In der Rettungsstelle. Viele in Sierra Leone fürchten sich vor den Krankenwagen.

© Alicia Prager

An einem normalen Arbeitstag im Februar koordiniert Buson den Rettungsdienst im NEMS-Hauptgebäude in Freetown. Eine unasphaltierte Seitenstraße führt zu dem dreistöckigen Gebäude, durch das Buson im Februar führt. Sein Handy liegt stets in Reichweite, er ist quasi im Dauereinsatz.

Im Erdgeschoss deutet er auf einen großen Bildschirm, der eine Landkarte von Sierra Leone zeigt. Kleine Punkte bewegen sich entlang der Straßen. Hier behält die Organisation im Auge, wo sich ihre Rettungswagen gerade befinden. Im Nebenraum befindet sich das Call-Center, an acht Schreibtischen sitzen die Mitarbeiter mit ihren Headsets nebeneinander. Sie führen Buch, wann sie wie viele Notrufe erhalten. Im März, als sich die Nachrichten rund um das neue Virus verbreiteten, gingen sie um rund 20 Prozent zurück. „Wir wissen nicht, wie viele Menschen jetzt aus anderen Gründen als Covid sterben, weil sie keine medizinische Versorgung in Anspruch nehmen“, sagt Buson.

Viele haben Angst, sich im Rettungswagen anzustecken

Um die Menschen davon zu überzeugen, dass sie im Notfall ohne Bedenken die Rettung rufen können, verwendet NEMS einige Wagen nur für den Transport von Coronavirus-Patienten, während der Großteil ausschließlich für andere Notfälle eingesetzt wird. So will man der Bevölkerung die Angst nehmen, sich im Rettungswagen anzustecken.

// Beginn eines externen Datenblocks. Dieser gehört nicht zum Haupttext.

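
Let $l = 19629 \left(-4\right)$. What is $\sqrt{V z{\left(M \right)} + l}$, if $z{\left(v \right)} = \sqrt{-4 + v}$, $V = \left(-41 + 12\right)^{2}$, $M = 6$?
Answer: $\sqrt{-78516 + 841 \sqrt{2}} \approx 278.08 i$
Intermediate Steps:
$l = -78516$
$V = 841$ ($V = \left(-29\right)^{2} = 841$)
$\sqrt{V z{\left(M \right)} + l} = \sqrt{841 \sqrt{-4 + 6} - 78516} = \sqrt{841 \sqrt{2} - 78516} = \sqrt{-78516 + 841 \sqrt{2}}$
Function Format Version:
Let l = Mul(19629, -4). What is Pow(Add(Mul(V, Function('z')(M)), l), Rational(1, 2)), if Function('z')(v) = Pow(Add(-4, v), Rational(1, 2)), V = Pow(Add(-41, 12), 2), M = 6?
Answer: Pow(Add(-78516, Mul(841, Pow(2, Rational(1, 2)))), Rational(1, 2)) ≈ Mul(278.08, I)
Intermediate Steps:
l = -78516
V = 841 (V = Pow(-29, 2) = 841)
Pow(Add(Mul(V, Function('z')(M)), l), Rational(1, 2)) = Pow(Add(Mul(841, Pow(Add(-4, 6), Rational(1, 2))), -78516), Rational(1, 2)) = Pow(Add(Mul(841, Pow(2, Rational(1, 2))), -78516), Rational(1, 2)) = Pow(Add(-78516, Mul(841, Pow(2, Rational(1, 2)))), Rational(1, 2))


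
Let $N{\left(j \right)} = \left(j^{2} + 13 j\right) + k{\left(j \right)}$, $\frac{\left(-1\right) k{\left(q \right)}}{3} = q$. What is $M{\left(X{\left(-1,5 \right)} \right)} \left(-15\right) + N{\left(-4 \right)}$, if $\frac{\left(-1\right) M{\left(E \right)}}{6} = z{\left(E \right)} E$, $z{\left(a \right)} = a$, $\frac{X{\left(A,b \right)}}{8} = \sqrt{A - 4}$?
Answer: $-28824$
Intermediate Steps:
$X{\left(A,b \right)} = 8 \sqrt{-4 + A}$ ($X{\left(A,b \right)} = 8 \sqrt{A - 4} = 8 \sqrt{-4 + A}$)
$k{\left(q \right)} = - 3 q$
$M{\left(E \right)} = - 6 E^{2}$ ($M{\left(E \right)} = - 6 E E = - 6 E^{2}$)
$N{\left(j \right)} = j^{2} + 10 j$ ($N{\left(j \right)} = \left(j^{2} + 13 j\right) - 3 j = j^{2} + 10 j$)
$M{\left(X{\left(-1,5 \right)} \right)} \left(-15\right) + N{\left(-4 \right)} = - 6 \left(8 \sqrt{-4 - 1}\right)^{2} \left(-15\right) - 4 \left(10 - 4\right) = - 6 \left(8 \sqrt{-5}\right)^{2} \left(-15\right) - 24 = - 6 \left(8 i \sqrt{5}\right)^{2} \left(-15\right) - 24 = \left(-6\right) \left(-320\right) \left(-15\right) - 24 = 1920 \left(-15\right) - 24 = -28800 - 24 = -28824$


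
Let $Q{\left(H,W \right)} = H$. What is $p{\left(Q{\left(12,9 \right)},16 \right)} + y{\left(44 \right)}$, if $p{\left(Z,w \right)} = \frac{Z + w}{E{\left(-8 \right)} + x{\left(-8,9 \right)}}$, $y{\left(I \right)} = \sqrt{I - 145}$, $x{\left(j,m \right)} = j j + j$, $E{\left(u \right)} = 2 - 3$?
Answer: $\frac{28}{55} + i \sqrt{101} \approx 0.50909 + 10.05 i$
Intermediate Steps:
$E{\left(u \right)} = -1$
$x{\left(j,m \right)} = j + j^{2}$ ($x{\left(j,m \right)} = j^{2} + j = j + j^{2}$)
$y{\left(I \right)} = \sqrt{-145 + I}$
$p{\left(Z,w \right)} = \frac{Z}{55} + \frac{w}{55}$ ($p{\left(Z,w \right)} = \frac{Z + w}{-1 - 8 \left(1 - 8\right)} = \frac{Z + w}{-1 - -56} = \frac{Z + w}{-1 + 56} = \frac{Z + w}{55} = \left(Z + w\right) \frac{1}{55} = \frac{Z}{55} + \frac{w}{55}$)
$p{\left(Q{\left(12,9 \right)},16 \right)} + y{\left(44 \right)} = \left(\frac{1}{55} \cdot 12 + \frac{1}{55} \cdot 16\right) + \sqrt{-145 + 44} = \left(\frac{12}{55} + \frac{16}{55}\right) + \sqrt{-101} = \frac{28}{55} + i \sqrt{101}$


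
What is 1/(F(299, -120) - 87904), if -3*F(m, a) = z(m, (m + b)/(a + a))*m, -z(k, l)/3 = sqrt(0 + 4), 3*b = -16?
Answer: -1/87306 ≈ -1.1454e-5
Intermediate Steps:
b = -16/3 (b = (1/3)*(-16) = -16/3 ≈ -5.3333)
z(k, l) = -6 (z(k, l) = -3*sqrt(0 + 4) = -3*sqrt(4) = -3*2 = -6)
F(m, a) = 2*m (F(m, a) = -(-2)*m = 2*m)
1/(F(299, -120) - 87904) = 1/(2*299 - 87904) = 1/(598 - 87904) = 1/(-87306) = -1/87306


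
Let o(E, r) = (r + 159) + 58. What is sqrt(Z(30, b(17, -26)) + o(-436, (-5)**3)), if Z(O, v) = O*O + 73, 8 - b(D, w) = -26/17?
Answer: sqrt(1065) ≈ 32.634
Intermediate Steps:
b(D, w) = 162/17 (b(D, w) = 8 - (-26)/17 = 8 - 1*(-26/17) = 8 + 26/17 = 162/17)
Z(O, v) = 73 + O**2 (Z(O, v) = O**2 + 73 = 73 + O**2)
o(E, r) = 217 + r (o(E, r) = (159 + r) + 58 = 217 + r)
sqrt(Z(30, b(17, -26)) + o(-436, (-5)**3)) = sqrt((73 + 30**2) + (217 + (-5)**3)) = sqrt((73 + 900) + (217 - 125)) = sqrt(973 + 92) = sqrt(1065)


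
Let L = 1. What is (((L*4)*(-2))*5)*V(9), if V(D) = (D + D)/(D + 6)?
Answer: -48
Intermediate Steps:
V(D) = 2*D/(6 + D) (V(D) = (2*D)/(6 + D) = 2*D/(6 + D))
(((L*4)*(-2))*5)*V(9) = (((1*4)*(-2))*5)*(2*9/(6 + 9)) = ((4*(-2))*5)*(2*9/15) = (-8*5)*(2*9*(1/15)) = -40*6/5 = -48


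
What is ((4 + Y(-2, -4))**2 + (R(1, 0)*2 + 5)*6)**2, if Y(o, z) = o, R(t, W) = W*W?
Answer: 1156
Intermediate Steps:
R(t, W) = W**2
((4 + Y(-2, -4))**2 + (R(1, 0)*2 + 5)*6)**2 = ((4 - 2)**2 + (0**2*2 + 5)*6)**2 = (2**2 + (0*2 + 5)*6)**2 = (4 + (0 + 5)*6)**2 = (4 + 5*6)**2 = (4 + 30)**2 = 34**2 = 1156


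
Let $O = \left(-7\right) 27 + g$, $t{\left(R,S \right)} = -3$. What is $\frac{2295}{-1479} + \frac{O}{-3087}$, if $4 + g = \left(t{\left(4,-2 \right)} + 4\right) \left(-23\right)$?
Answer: $- \frac{14739}{9947} \approx -1.4818$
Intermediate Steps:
$g = -27$ ($g = -4 + \left(-3 + 4\right) \left(-23\right) = -4 + 1 \left(-23\right) = -4 - 23 = -27$)
$O = -216$ ($O = \left(-7\right) 27 - 27 = -189 - 27 = -216$)
$\frac{2295}{-1479} + \frac{O}{-3087} = \frac{2295}{-1479} - \frac{216}{-3087} = 2295 \left(- \frac{1}{1479}\right) - - \frac{24}{343} = - \frac{45}{29} + \frac{24}{343} = - \frac{14739}{9947}$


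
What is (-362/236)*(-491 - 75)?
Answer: 51223/59 ≈ 868.19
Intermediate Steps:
(-362/236)*(-491 - 75) = -362*1/236*(-566) = -181/118*(-566) = 51223/59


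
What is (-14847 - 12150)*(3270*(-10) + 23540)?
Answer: 247292520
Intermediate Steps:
(-14847 - 12150)*(3270*(-10) + 23540) = -26997*(-32700 + 23540) = -26997*(-9160) = 247292520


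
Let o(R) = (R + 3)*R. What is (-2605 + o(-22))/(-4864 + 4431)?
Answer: 2187/433 ≈ 5.0508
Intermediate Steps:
o(R) = R*(3 + R) (o(R) = (3 + R)*R = R*(3 + R))
(-2605 + o(-22))/(-4864 + 4431) = (-2605 - 22*(3 - 22))/(-4864 + 4431) = (-2605 - 22*(-19))/(-433) = (-2605 + 418)*(-1/433) = -2187*(-1/433) = 2187/433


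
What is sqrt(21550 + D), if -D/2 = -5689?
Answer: 28*sqrt(42) ≈ 181.46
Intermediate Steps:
D = 11378 (D = -2*(-5689) = 11378)
sqrt(21550 + D) = sqrt(21550 + 11378) = sqrt(32928) = 28*sqrt(42)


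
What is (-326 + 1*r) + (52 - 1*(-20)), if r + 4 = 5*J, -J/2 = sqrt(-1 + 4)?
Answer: -258 - 10*sqrt(3) ≈ -275.32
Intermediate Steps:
J = -2*sqrt(3) (J = -2*sqrt(-1 + 4) = -2*sqrt(3) ≈ -3.4641)
r = -4 - 10*sqrt(3) (r = -4 + 5*(-2*sqrt(3)) = -4 - 10*sqrt(3) ≈ -21.320)
(-326 + 1*r) + (52 - 1*(-20)) = (-326 + 1*(-4 - 10*sqrt(3))) + (52 - 1*(-20)) = (-326 + (-4 - 10*sqrt(3))) + (52 + 20) = (-330 - 10*sqrt(3)) + 72 = -258 - 10*sqrt(3)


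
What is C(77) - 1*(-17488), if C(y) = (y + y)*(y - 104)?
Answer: 13330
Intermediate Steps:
C(y) = 2*y*(-104 + y) (C(y) = (2*y)*(-104 + y) = 2*y*(-104 + y))
C(77) - 1*(-17488) = 2*77*(-104 + 77) - 1*(-17488) = 2*77*(-27) + 17488 = -4158 + 17488 = 13330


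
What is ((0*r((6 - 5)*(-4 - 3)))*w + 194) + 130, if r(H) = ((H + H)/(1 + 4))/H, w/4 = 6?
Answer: 324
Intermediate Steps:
w = 24 (w = 4*6 = 24)
r(H) = ⅖ (r(H) = ((2*H)/5)/H = ((2*H)*(⅕))/H = (2*H/5)/H = ⅖)
((0*r((6 - 5)*(-4 - 3)))*w + 194) + 130 = ((0*(⅖))*24 + 194) + 130 = (0*24 + 194) + 130 = (0 + 194) + 130 = 194 + 130 = 324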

Zweimal wurde in Sierra Leone ein dreitägiger Lockdown verordnet. Buson sagt, über lange seien solche Einschränkungen in einem so armen Land nicht machbar. „Hier wird die Pandemie erst mit einem Impfstoff gestoppt werden.“

Buson hofft, dass sich die Situation wieder normalisiert, je mehr Menschen lebend aus der Quarantäne herauskommen. Langsam spreche sich herum, sagt er, dass Corona eben doch nicht dasselbe wie Ebola sei.
Hinweis: Die Recherchereise wurde durch das European Journalism Centre mit dem Global Health Grant for Germany finanziert.